Mortgage volumes decline after interest rates increase

The Mortgage Bankers Association Market Composite Index, a measure of mortgage volume based on a survey of association members, decreased 1.1% on a seasonally adjusted basis for the weekly period ending Sept. 24, while the unadjusted index declined 1% from a week ago. Compared to the same period in 2020, seasonally adjusted application volume was 4.5% lower.

“The increase in rates – mostly later in the week – led to a decrease in both purchase and refinance applications, with a prominent decline in government-loan applications,” said Joel Kan, MBA’s associate vice president of economic and industry forecasting, in a press release.

The seasonally adjusted Purchase Index inched down 1%, while on an unadjusted basis, purchases fell 2% week over week. The seasonally adjusted index came in 12% below levels from the same time period last year. The Refinance Index also slipped 1% from the prior week, but activity was 0.4% higher compared to a year ago.

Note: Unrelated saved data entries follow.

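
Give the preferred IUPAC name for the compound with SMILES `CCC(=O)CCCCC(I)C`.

8-iodononan-3-one

The longest chain bearing the carbonyl is 9 carbons long (nonane).
A ketone (C=O on an internal carbon) is the principal characteristic group, giving the suffix -one.
Number the chain so that numbering from this end puts the carbonyl group at C-3 rather than C-7.
With this numbering: the carbonyl at C-3; an iodo group at C-8.
Assembling the pieces gives 8-iodononan-3-one.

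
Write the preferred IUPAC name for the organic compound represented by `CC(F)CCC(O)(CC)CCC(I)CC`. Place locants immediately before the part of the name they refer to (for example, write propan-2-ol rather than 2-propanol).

5-ethyl-2-fluoro-8-iododecan-5-ol

Counting along the main chain through the –OH group gives 10 carbons: the parent is decane.
The highest-priority functional group is an alcohol (–OH), so the name ends in -ol.
Number the chain so that numbering from this end puts the hydroxyl group at C-5 rather than C-6.
This places the hydroxyl at C-5; an ethyl group at C-5; a fluoro group at C-2; an iodo group at C-8.
Prefixes are listed alphabetically: ethyl, fluoro, iodo.
The name is 5-ethyl-2-fluoro-8-iododecan-5-ol.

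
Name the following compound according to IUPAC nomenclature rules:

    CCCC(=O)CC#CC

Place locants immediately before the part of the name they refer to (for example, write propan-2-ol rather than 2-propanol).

oct-6-yn-4-one

Counting along the main chain through the carbonyl and the multiple bond gives 8 carbons: the parent is octane.
A ketone (C=O on an internal carbon) is the principal characteristic group, giving the suffix -one.
The chain contains a C≡C triple bond, so the unsaturation ending is -yne.
The numbering direction is chosen so that numbering from this end puts the carbonyl group at C-4 rather than C-5.
With this numbering: the carbonyl at C-4; the triple bond between C-6 and C-7.
Assembling the pieces gives oct-6-yn-4-one.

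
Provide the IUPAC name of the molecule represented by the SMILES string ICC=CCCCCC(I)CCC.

1,8-diiodoundec-2-ene

Counting along the main chain through the multiple bond gives 11 carbons: the parent is undecane.
There is one C=C double bond, indicated by the ending -ene.
Choose the numbering such that numbering from this end puts the double bond at C-2 rather than C-9.
That gives the double bond between C-2 and C-3; iodo groups at C-1 and C-8.
Assembling the pieces gives 1,8-diiodoundec-2-ene.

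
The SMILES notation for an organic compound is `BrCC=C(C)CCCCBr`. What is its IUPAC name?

Counting along the main chain through the multiple bond gives 7 carbons: the parent is heptane.
There is one C=C double bond, indicated by the ending -ene.
Number the chain so that numbering from this end puts the double bond at C-2 rather than C-5.
This places the double bond between C-2 and C-3; bromo groups at C-1 and C-7; a methyl group at C-3.
Prefixes are listed alphabetically: bromo, methyl.
Assembling the pieces gives 1,7-dibromo-3-methylhept-2-ene.

1,7-dibromo-3-methylhept-2-ene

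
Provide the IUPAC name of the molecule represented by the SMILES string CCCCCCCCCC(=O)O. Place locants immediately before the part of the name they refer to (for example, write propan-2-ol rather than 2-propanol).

decanoic acid

The longest carbon chain that includes the –COOH group has 10 carbons, so the parent hydride is decane.
The highest-priority functional group is a carboxylic acid (terminal –COOH), so the name ends in -oic acid.
The numbering direction is chosen so that the carboxylic acid carbon is C-1 by definition.
The name is decanoic acid.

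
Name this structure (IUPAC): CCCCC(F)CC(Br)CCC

4-bromo-6-fluorodecane

The longest carbon chain is 10 atoms: the parent is decane.
The numbering direction is chosen so that the substituent locant set {4,6} is lower than {5,7} at the first point of difference.
That gives a bromo group at C-4; a fluoro group at C-6.
Substituent prefixes are cited in alphabetical order (multiplying prefixes like di-/tri- are ignored for ordering).
Putting it together: 4-bromo-6-fluorodecane.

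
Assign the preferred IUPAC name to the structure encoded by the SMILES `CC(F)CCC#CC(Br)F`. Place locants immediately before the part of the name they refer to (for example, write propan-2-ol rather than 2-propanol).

1-bromo-1,6-difluorohept-2-yne

Counting along the main chain through the multiple bond gives 7 carbons: the parent is heptane.
There is one C≡C triple bond, indicated by the ending -yne.
Choose the numbering such that numbering from this end puts the triple bond at C-2 rather than C-5.
This places the triple bond between C-2 and C-3; a bromo group at C-1; fluoro groups at C-1 and C-6.
The substituents are ordered alphabetically, ignoring any di-/tri- multipliers.
Putting it together: 1-bromo-1,6-difluorohept-2-yne.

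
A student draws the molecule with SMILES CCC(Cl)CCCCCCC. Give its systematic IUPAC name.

The longest carbon chain is 10 atoms: the parent is decane.
Choose the numbering such that the substituent locant set {3} is lower than {8} at the first point of difference.
That gives a chloro group at C-3.
Assembling the pieces gives 3-chlorodecane.

3-chlorodecane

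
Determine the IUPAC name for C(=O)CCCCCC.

The longest chain bearing the –CHO group is 7 carbons long (heptane).
The principal characteristic group is an aldehyde (terminal –CHO), named with the suffix -al.
Choose the numbering such that the aldehyde carbon is C-1 by definition.
Assembling the pieces gives heptanal.

heptanal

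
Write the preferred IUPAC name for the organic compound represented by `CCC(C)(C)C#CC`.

The longest carbon chain that includes the multiple bond has 6 carbons, so the parent hydride is hexane.
There is one C≡C triple bond, indicated by the ending -yne.
The numbering direction is chosen so that numbering from this end puts the triple bond at C-2 rather than C-4.
With this numbering: the triple bond between C-2 and C-3; two methyl groups at C-4.
The name is 4,4-dimethylhex-2-yne.

4,4-dimethylhex-2-yne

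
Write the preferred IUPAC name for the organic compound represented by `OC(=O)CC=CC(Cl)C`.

The longest carbon chain that includes the –COOH group and the multiple bond has 6 carbons, so the parent hydride is hexane.
The principal characteristic group is a carboxylic acid (terminal –COOH), named with the suffix -oic acid.
A C=C double bond in the chain gives the infix -ene-.
Choose the numbering such that the carboxylic acid carbon is C-1 by definition.
This places the double bond between C-3 and C-4; a chloro group at C-5.
Assembling the pieces gives 5-chlorohex-3-enoic acid.

5-chlorohex-3-enoic acid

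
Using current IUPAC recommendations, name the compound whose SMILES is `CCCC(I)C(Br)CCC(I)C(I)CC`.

The parent chain contains 11 carbons (undecane).
Choose the numbering such that the substituent locant set {3,4,7,8} is lower than {4,5,8,9} at the first point of difference.
That gives a bromo group at C-7; iodo groups at C-3 and C-4 and C-8.
Prefixes are listed alphabetically: bromo, iodo.
The name is 7-bromo-3,4,8-triiodoundecane.

7-bromo-3,4,8-triiodoundecane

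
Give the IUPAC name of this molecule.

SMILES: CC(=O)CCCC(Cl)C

6-chloroheptan-2-one

The longest chain bearing the carbonyl is 7 carbons long (heptane).
A ketone (C=O on an internal carbon) is the principal characteristic group, giving the suffix -one.
Number the chain so that numbering from this end puts the carbonyl group at C-2 rather than C-6.
This places the carbonyl at C-2; a chloro group at C-6.
Assembling the pieces gives 6-chloroheptan-2-one.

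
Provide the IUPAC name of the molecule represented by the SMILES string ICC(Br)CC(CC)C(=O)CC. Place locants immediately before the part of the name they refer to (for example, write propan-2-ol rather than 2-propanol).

The longest carbon chain that includes the carbonyl has 7 carbons, so the parent hydride is heptane.
The principal characteristic group is a ketone (C=O on an internal carbon), named with the suffix -one.
The numbering direction is chosen so that numbering from this end puts the carbonyl group at C-3 rather than C-5.
This places the carbonyl at C-3; a bromo group at C-6; an ethyl group at C-4; an iodo group at C-7.
Substituent prefixes are cited in alphabetical order (multiplying prefixes like di-/tri- are ignored for ordering).
Putting it together: 6-bromo-4-ethyl-7-iodoheptan-3-one.

6-bromo-4-ethyl-7-iodoheptan-3-one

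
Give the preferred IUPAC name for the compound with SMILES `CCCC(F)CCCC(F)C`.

2,6-difluorononane

The longest continuous carbon chain has 9 atoms, so the parent hydride is nonane.
The numbering direction is chosen so that the substituent locant set {2,6} is lower than {4,8} at the first point of difference.
This places fluoro groups at C-2 and C-6.
Putting it together: 2,6-difluorononane.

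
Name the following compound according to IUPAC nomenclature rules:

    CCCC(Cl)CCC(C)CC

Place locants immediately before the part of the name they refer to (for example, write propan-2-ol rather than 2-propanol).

The longest carbon chain is 9 atoms: the parent is nonane.
The numbering direction is chosen so that the substituent locant set {3,6} is lower than {4,7} at the first point of difference.
That gives a chloro group at C-6; a methyl group at C-3.
Prefixes are listed alphabetically: chloro, methyl.
Assembling the pieces gives 6-chloro-3-methylnonane.

6-chloro-3-methylnonane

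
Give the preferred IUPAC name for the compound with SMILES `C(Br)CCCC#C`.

6-bromohex-1-yne

Counting along the main chain through the multiple bond gives 6 carbons: the parent is hexane.
There is one C≡C triple bond, indicated by the ending -yne.
Choose the numbering such that numbering from this end puts the triple bond at C-1 rather than C-5.
That gives the triple bond between C-1 and C-2; a bromo group at C-6.
Putting it together: 6-bromohex-1-yne.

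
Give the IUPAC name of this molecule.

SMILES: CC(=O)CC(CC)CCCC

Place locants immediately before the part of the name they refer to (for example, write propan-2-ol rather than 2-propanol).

Counting along the main chain through the carbonyl gives 8 carbons: the parent is octane.
The principal characteristic group is a ketone (C=O on an internal carbon), named with the suffix -one.
Choose the numbering such that numbering from this end puts the carbonyl group at C-2 rather than C-7.
That gives the carbonyl at C-2; an ethyl group at C-4.
The name is 4-ethyloctan-2-one.

4-ethyloctan-2-one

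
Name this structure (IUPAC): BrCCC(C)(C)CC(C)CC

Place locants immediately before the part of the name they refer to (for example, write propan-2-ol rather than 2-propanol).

1-bromo-3,3,5-trimethylheptane

The parent chain contains 7 carbons (heptane).
The numbering direction is chosen so that the substituent locant set {1,3,3,5} is lower than {3,5,5,7} at the first point of difference.
That gives a bromo group at C-1; methyl groups at C-3 (×2) and C-5.
Substituent prefixes are cited in alphabetical order (multiplying prefixes like di-/tri- are ignored for ordering).
The name is 1-bromo-3,3,5-trimethylheptane.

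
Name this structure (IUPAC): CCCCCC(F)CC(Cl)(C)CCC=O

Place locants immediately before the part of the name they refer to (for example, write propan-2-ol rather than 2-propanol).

Counting along the main chain through the –CHO group gives 11 carbons: the parent is undecane.
The highest-priority functional group is an aldehyde (terminal –CHO), so the name ends in -al.
The numbering direction is chosen so that the aldehyde carbon is C-1 by definition.
That gives a chloro group at C-4; a fluoro group at C-6; a methyl group at C-4.
The substituents are ordered alphabetically, ignoring any di-/tri- multipliers.
Assembling the pieces gives 4-chloro-6-fluoro-4-methylundecanal.

4-chloro-6-fluoro-4-methylundecanal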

The drop in government-sponsored applications signaled a reversal in trends from just a few weeks earlier. Loans sponsored by the Federal Housing Administration accounted for 10.4% of volume, down from 11.5% the prior week. The share of Veterans Affairs-backed mortgages dropped to 10.2% of all applications compared to 10.4% the previous week, while the percentage of loans backed by the U.S. Department of Agriculture slipped to 0.4% of the total from 0.5%.

Conventional loans countered the fall in federal applications, though, and registered an uptick, particularly for refinances. “This was perhaps a sign that some borrowers reacted to higher rates and decided to refinance,” Kan said.

Refinances ended up with a slightly larger share — 66.4% — of total mortgage volume compared to 66.2% recorded in the last weekly period. The percentage of adjustable-rate mortgage applications also rose to 3.4% of total activity, up from 3.3%.

With higher conventional-loan activity, average mortgage sizes jumped more than 3% across the board from the previous week. The purchase average reached its highest point since May. “With home-price appreciation continuing to run hot, increasing more than 19% annually in July, applications for larger loan amounts continue to outpace lower-balance loans,” Kan said.

The average size of purchase applications came in at $410,300, a 3.5% increase from $396,300 posted the prior week, while the mean amount of refinance loans climbed 3.4% to $311,200 from $301,000. The overall average size of the week’s volume was $344,500, also 3.4% higher from $333,200 reported seven days earlier.

News coming out of the Federal Reserve led to the week’s rate movement, according to Kan. “Increased optimism about the strength of the economy pushed Treasury yields higher following last week’s FOMC meeting,” he said. “Mortgage rates in response rose across all loan types.”

  • After holding at 3.03% for four weeks, the average contract interest rate of 30-year fixed-rate mortgages with conforming loan balances of $548,250 headed upward, rising seven basis points to 3.1%.
  • The average contract interest rate of 30-year fixed-rate jumbo loans with balances greater than $548,250 rose to 3.14%, up from 3.11% a week earlier.
  • The average contract interest rate for FHA-backed 30-year mortgages posted a two-basis-point increase, coming in at 3.09% versus 3.07% the previous week. 
  • The 15-year mortgage average climbed to 2.43% from 2.34% a week earlier. 
  • The contract interest rate for 5/1 adjustable-rate mortgages jumped 26 basis points week over week to 2.77% from 2.51%.